From: Edie Jolley, PIE, Rothamsted, June 2007

11 June 2007 – Market Rasen, Lincolnshire

Whilst carrying out fieldwork in SRC willow on 11th June 2007, I saw two species of bumblebee workers (Bombus terrestris/lucorum and B. lapidarius) which were apparently feeding on honeydew residues on the willow crop. The willows were host to willow aphids (Tuberolachnus salignus?) and the honeydew they produced had collected on the branches and near the ground and become blackened (possibly with fungus). Bumblebees were observed ‘searching’ the ground around these deposits and feeding directly from them. One individual was seen to approach a colony of aphids and appeared to touch them or ‘buzz’ them causing the aphids to kick out their legs in characteristic fashion. It is possible this may have been a deliberate interaction between the species akin to the ‘milking’ of aphids by ants.

The two species observed have medium-length tongues (B. lapidarius) and very short tongues (B. terrestris/lucorum) and all appeared to be workers.

The weather was cool and damp and had been wet on previous days.
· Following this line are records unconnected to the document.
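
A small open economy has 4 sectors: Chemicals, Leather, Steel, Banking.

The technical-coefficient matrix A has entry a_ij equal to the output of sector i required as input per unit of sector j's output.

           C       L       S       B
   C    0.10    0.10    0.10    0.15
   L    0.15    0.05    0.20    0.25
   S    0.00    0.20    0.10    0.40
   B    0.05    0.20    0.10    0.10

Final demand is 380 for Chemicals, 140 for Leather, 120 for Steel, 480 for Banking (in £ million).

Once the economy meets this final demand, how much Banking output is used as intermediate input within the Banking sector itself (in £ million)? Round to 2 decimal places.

I − A =
  [   0.90    -0.10    -0.10    -0.15]
  [  -0.15     0.95    -0.20    -0.25]
  [   0.00    -0.20     0.90    -0.40]
  [  -0.05    -0.20    -0.10     0.90]
Compute the cofactors C_ij = (−1)^(i+j)·(3×3 minor ij) of I−A; the adjugate is their transpose:
adj(I−A) = Cᵀ =
  [ 0.629500   0.133000   0.121250   0.195750]
  [ 0.130750   0.684250   0.200000   0.300750]
  [ 0.060500   0.234500   0.698125   0.385500]
  [ 0.070750   0.185500   0.128750   0.717000]
det(I−A) = Σ_j (I−A)_1j·C_1j = (0.90)(0.629500) + (-0.10)(0.130750) + (-0.10)(0.060500) + (-0.15)(0.070750) = 0.5368125
(I − A)⁻¹ = adj(I−A) / det(I−A) ≈
  [   1.1727     0.2478     0.2259     0.3647]
  [   0.2436     1.2747     0.3726     0.5603]
  [   0.1127     0.4368     1.3005     0.7181]
  [   0.1318     0.3456     0.2398     1.3357]
First solve x = (I − A)⁻¹ d = adj(I−A)·d / det(I−A); in particular x_B = (0.070750·380 + 0.185500·140 + 0.128750·120 + 0.717000·480) / 0.5368125 = 412.465 / 0.5368125 ≈ 768.3595.
Intermediate flow from B to B: z_BB = a_BB · x_B = 0.10 × 412.465 / 0.5368125 = 41.2465 / 0.5368125 ≈ 76.84.

z_BB = 76.84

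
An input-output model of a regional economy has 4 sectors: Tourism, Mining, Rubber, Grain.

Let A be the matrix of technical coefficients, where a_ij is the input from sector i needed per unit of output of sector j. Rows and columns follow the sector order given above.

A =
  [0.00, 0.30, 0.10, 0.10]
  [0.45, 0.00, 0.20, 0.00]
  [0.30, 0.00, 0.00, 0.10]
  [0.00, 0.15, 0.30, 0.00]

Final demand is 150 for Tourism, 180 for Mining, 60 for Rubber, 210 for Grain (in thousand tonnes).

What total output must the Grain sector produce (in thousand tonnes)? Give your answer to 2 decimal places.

I − A =
  [   1.00    -0.30    -0.10    -0.10]
  [  -0.45     1.00    -0.20     0.00]
  [  -0.30     0.00     1.00    -0.10]
  [   0.00    -0.15    -0.30     1.00]
Compute the cofactors C_ij = (−1)^(i+j)·(3×3 minor ij) of I−A; the adjugate is their transpose:
adj(I−A) = Cᵀ =
  [ 0.96700   0.30750   0.19300   0.11600]
  [ 0.49650   0.93100   0.25850   0.07550]
  [ 0.30675   0.10950   0.85825   0.11650]
  [ 0.16650   0.17250   0.29625   0.81700]
det(I−A) = Σ_j (I−A)_1j·C_1j = (1.00)(0.96700) + (-0.30)(0.49650) + (-0.10)(0.30675) + (-0.10)(0.16650) = 0.770725
(I − A)⁻¹ = adj(I−A) / det(I−A) ≈
  [   1.2547     0.3990     0.2504     0.1505]
  [   0.6442     1.2080     0.3354     0.0980]
  [   0.3980     0.1421     1.1136     0.1512]
  [   0.2160     0.2238     0.3844     1.0600]
x = (I − A)⁻¹ d = adj(I−A)·d / det(I−A), with det(I−A) = 0.770725:
  x_T = (0.96700·150 + 0.30750·180 + 0.19300·60 + 0.11600·210) / 0.770725 = 236.34 / 0.770725 ≈ 306.65
  x_M = (0.49650·150 + 0.93100·180 + 0.25850·60 + 0.07550·210) / 0.770725 = 273.42 / 0.770725 ≈ 354.76
  x_R = (0.30675·150 + 0.10950·180 + 0.85825·60 + 0.11650·210) / 0.770725 = 141.6825 / 0.770725 ≈ 183.83
  x_G = (0.16650·150 + 0.17250·180 + 0.29625·60 + 0.81700·210) / 0.770725 = 245.37 / 0.770725 ≈ 318.36

x_G = 318.36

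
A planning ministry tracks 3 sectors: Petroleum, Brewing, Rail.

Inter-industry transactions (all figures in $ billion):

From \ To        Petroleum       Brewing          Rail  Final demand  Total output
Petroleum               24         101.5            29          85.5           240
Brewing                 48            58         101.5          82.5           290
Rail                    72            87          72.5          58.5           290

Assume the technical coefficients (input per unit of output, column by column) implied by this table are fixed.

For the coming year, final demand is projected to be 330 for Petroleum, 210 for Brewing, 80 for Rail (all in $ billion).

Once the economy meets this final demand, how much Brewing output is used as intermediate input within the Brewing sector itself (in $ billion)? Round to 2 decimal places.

z_22 = 151.05

Technical coefficients a_ij = z_ij / X_j:
  a_11 = 24/240 = 0.10, a_21 = 48/240 = 0.20, a_31 = 72/240 = 0.30
  a_12 = 101.5/290 = 0.35, a_22 = 58/290 = 0.20, a_32 = 87/290 = 0.30
  a_13 = 29/290 = 0.10, a_23 = 101.5/290 = 0.35, a_33 = 72.5/290 = 0.25
I − A =
  [   0.90    -0.35    -0.10]
  [  -0.20     0.80    -0.35]
  [  -0.30    -0.30     0.75]
Cofactors of I−A, C_ij = (−1)^(i+j)·(minor ij) (rows/columns in the sector order above):
  C_11 = (0.80)(0.75) − (-0.35)(-0.30) = 0.4950
  C_12 = −[(-0.20)(0.75) − (-0.35)(-0.30)] = 0.2550
  C_13 = (-0.20)(-0.30) − (0.80)(-0.30) = 0.3000
  C_21 = −[(-0.35)(0.75) − (-0.10)(-0.30)] = 0.2925
  C_22 = (0.90)(0.75) − (-0.10)(-0.30) = 0.6450
  C_23 = −[(0.90)(-0.30) − (-0.35)(-0.30)] = 0.3750
  C_31 = (-0.35)(-0.35) − (-0.10)(0.80) = 0.2025
  C_32 = −[(0.90)(-0.35) − (-0.10)(-0.20)] = 0.3350
  C_33 = (0.90)(0.80) − (-0.35)(-0.20) = 0.6500
det(I−A) = Σ_j (I−A)_1j·C_1j = (0.90)(0.4950) + (-0.35)(0.2550) + (-0.10)(0.3000) = 0.32625
adj(I−A) = Cᵀ =
  [ 0.4950   0.2925   0.2025]
  [ 0.2550   0.6450   0.3350]
  [ 0.3000   0.3750   0.6500]
(I − A)⁻¹ = adj(I−A) / det(I−A) ≈
  [   1.5172     0.8966     0.6207]
  [   0.7816     1.9770     1.0268]
  [   0.9195     1.1494     1.9923]
First solve x = (I − A)⁻¹ d = adj(I−A)·d / det(I−A); in particular x_2 = (0.2550·330 + 0.6450·210 + 0.3350·80) / 0.32625 = 246.40 / 0.32625 ≈ 755.2490.
Intermediate flow from 2 to 2: z_22 = a_22 · x_2 = 0.20 × 246.40 / 0.32625 = 49.28 / 0.32625 ≈ 151.05.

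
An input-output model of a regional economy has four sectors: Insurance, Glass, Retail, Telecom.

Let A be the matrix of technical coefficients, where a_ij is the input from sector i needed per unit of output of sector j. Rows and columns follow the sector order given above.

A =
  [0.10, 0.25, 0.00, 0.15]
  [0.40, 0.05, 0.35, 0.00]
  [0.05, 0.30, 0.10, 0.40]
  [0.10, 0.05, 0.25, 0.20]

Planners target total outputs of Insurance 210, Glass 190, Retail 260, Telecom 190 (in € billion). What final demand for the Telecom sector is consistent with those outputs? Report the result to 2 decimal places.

d_T = 56.50

I − A =
  [   0.90    -0.25     0.00    -0.15]
  [  -0.40     0.95    -0.35     0.00]
  [  -0.05    -0.30     0.90    -0.40]
  [  -0.10    -0.05    -0.25     0.80]
d = (I − A) x:
  d_I = (+0.90)·210 + (-0.25)·190 + (+0.00)·260 + (-0.15)·190 = 113.00
  d_G = (-0.40)·210 + (+0.95)·190 + (-0.35)·260 + (+0.00)·190 = 5.50
  d_R = (-0.05)·210 + (-0.30)·190 + (+0.90)·260 + (-0.40)·190 = 90.50
  d_T = (-0.10)·210 + (-0.05)·190 + (-0.25)·260 + (+0.80)·190 = 56.50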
The feeding bumblebees were seen near to the edge of the crop, but bumblebees had also been observed inside the crop that day.

Several individuals (B. terrestris/lucorum) were seen foraging on nearby white clover, but not in such numbers as on the honeydew, where approximately a dozen bees were seen. No bee on the honeydew was observed with pollen (see following).

21 June 2007 – Adwick le Street

B. terrestris/lucorum were again seen feeding on honeydew in SRC willow crop, at the edge of the crop and well into it. The observation was made on a 100m transect into the crop to count bees/butterflies. One individual was observed with full pollen sacks, indicating that feeding on the honeydew had not prevented normal foraging, although pollen collection may have occurred before the fortuitous find of honeydew. Many bumblebees were seen foraging outside of the crop on other flowers.

The honeydew in this crop was transparent and sticky (unlike in the previous crop where it was blackened). Honeydew had fallen onto other surrounding plants and a bumblebee was seen feeding from this (as well as from that on the bark of the willow itself).

The weather had again been damp, with rain over previous days, but was sunny on this occasion.